Stephen Schneider

Associate Professor

About

Stephen Schneider received his BA from the Australian National University and his MA and PhD from the Pennsylvania State University, where he specialized in rhetoric and composition. After teaching for three years at the University of Alabama, he joined the faculty at UofL. He is the author of You Can’t Padlock an Idea: Rhetorical Education at the Highlander Folk School, 1932-1961, and has published essays in College English, College Composition and Communication, Technical Communication Quarterly, and Journal of Advanced Composition.

Dr. Schneider’s research focuses on the relationship between education and social movement rhetoric, and particularly on the question of how social movement participants develop and deploy collective rhetorical actions. In addition to looking at how social movements make specific use of educational programs (such as the workers’ schools established by labor activists or the freedom schools of the civil rights era), his research also examines how social movement rhetoric intersects with the broader political and cultural rhetorics of the New Deal and the American South. He is currently working on a book-length study of the relationship between the Southern Conference for Human Welfare, the New Deal, and civil rights rhetoric.
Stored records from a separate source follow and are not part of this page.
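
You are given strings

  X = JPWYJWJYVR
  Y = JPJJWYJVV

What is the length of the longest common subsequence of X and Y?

Match J at X[1]=Y[1] → P at X[2]=Y[2] → W at X[3]=Y[5] → Y at X[4]=Y[6] → J at X[5]=Y[7] → V at X[9]=Y[9] — 6 characters in the same relative order in both, and the DP table's final entry dp[10][9] is also 6, so no common subsequence is longer.

6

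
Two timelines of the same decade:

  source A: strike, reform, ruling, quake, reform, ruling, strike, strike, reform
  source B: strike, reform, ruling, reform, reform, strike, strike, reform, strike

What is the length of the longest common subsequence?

7

Taking strike (source A #1, source B #1) → reform (source A #2, source B #2) → ruling (source A #3, source B #3) → reform (source A #5, source B #5) → strike (source A #7, source B #6) → strike (source A #8, source B #7) → reform (source A #9, source B #8) gives a common subsequence of length 7. The LCS DP gives dp[9][9] = 7, so this is optimal.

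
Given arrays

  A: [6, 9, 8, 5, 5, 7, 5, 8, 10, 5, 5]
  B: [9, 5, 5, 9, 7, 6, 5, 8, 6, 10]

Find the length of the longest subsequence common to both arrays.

Pick 9 [2,1], 5 [4,2], 5 [5,3], 7 [6,5], 5 [7,7], 8 [8,8], 10 [9,10]; all 7 values appear in both, in order. The LCS DP gives dp[11][10] = 7, so this is optimal.

7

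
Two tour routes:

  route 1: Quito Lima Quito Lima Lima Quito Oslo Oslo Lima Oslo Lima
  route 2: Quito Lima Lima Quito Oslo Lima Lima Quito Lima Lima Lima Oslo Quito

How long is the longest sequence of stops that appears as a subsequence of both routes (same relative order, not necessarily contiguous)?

One common subsequence of length 8: Quito at route 1[1]=route 2[1] → Lima at route 1[2]=route 2[3] → Quito at route 1[3]=route 2[4] → Lima at route 1[4]=route 2[6] → Lima at route 1[5]=route 2[7] → Quito at route 1[6]=route 2[8] → Lima at route 1[9]=route 2[11] → Oslo at route 1[10]=route 2[12]. dp[11][13] = 8 confirms this is the maximum.

8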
His other research centers on the role of the public and the public sphere in rhetorical theory, and the ways in which our notions of the public intersect with both deliberative democracy and welfare state economics. He hopes to look at the relationship between collective action, rhetoric, and the economy in a project tentatively titled Publics, Communities, Crowds: Rhetoric and Collective Action in the Age of Debt.

Dr. Schneider regularly teaches courses on the history of rhetoric, the rhetoric of social movements, critical theory, and African American literature.